Controlling access to a variety of API resources is something that has been well-defined over the last decade by API management providers like 3Scale, and now Tyk and DreamFactory. They provide you with all the tools you need to define access to APIs and meter access based upon a wide variety of parameters. While I haven't seen the type of growth I expected to see in this area, we have seen a significant amount of growth because API management providers are helping to standardize things — something that will grow significantly because of availability from cloud providers like AWS, Microsoft, and Google.
We have a lot of work ahead of us, standardizing how we charge for API consumption at scale. We have even more work ahead of us to realize that we can turn all of this on its head and start paying for API consumption at scale. I do not understand how we've gotten so hung up on the click and the view, when there are so many other richer, and more meaningful actions already occurring every second, of each day online. We should be identifying these opportunities, then paying and incentivizing developers to consume APIs in most valuable way possible.

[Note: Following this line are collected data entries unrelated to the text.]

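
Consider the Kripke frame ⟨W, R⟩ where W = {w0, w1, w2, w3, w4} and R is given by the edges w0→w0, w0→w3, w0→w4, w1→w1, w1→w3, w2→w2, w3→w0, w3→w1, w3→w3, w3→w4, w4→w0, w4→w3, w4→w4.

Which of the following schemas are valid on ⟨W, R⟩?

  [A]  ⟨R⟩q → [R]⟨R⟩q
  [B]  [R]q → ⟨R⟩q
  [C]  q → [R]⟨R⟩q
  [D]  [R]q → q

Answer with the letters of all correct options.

B, C, D

R is reflexive: each world relates to itself.
R is symmetric: every R-edge is matched by its reverse.
R is not euclidean: w3 R w0 and w3 R w1 but not w0 R w1.
R is serial: every world has an R-successor.
(A) axiom 5: valid iff R is euclidean. R is not euclidean — not valid.
(B) [R]q → ⟨R⟩q (axiom D) characterises the serial frames. R is serial — valid.
(C) q → [R]⟨R⟩q (axiom B) characterises the symmetric frames. R is symmetric — valid.
(D) axiom T: valid iff R is reflexive. R is reflexive — valid.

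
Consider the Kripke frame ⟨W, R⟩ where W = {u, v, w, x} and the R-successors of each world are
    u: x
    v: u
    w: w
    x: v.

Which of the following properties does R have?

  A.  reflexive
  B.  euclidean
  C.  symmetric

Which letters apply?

none

(A) not reflexive: not u R u.
(B) not euclidean: u R x and u R x but not x R x.
(C) not symmetric: u R x but not x R u.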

With modern approaches to API management, we already have the infrastructure in place. We need to just start thinking about our APIs differently. We also need to get better at leveraging POST, PUT, and PATCH, as well as GET, when it comes to paying for consumption. Imagine a sort of event-driven API affiliate layer to the web, mobile, device, and even conversational interfaces where developers get paid for making the most meaningful events occur. It makes the notion of paying per view or click seem really, really, sh*t simple.
Anyways, just a thought I needed to get out. The lack of innovation and abundance of greed when it comes to API monetization and planning always leaves me depressed. I wish someone would move the needle forward with some sort of modular, event-driven API monetization framework, allowing some different dimensions to be added to the API economy.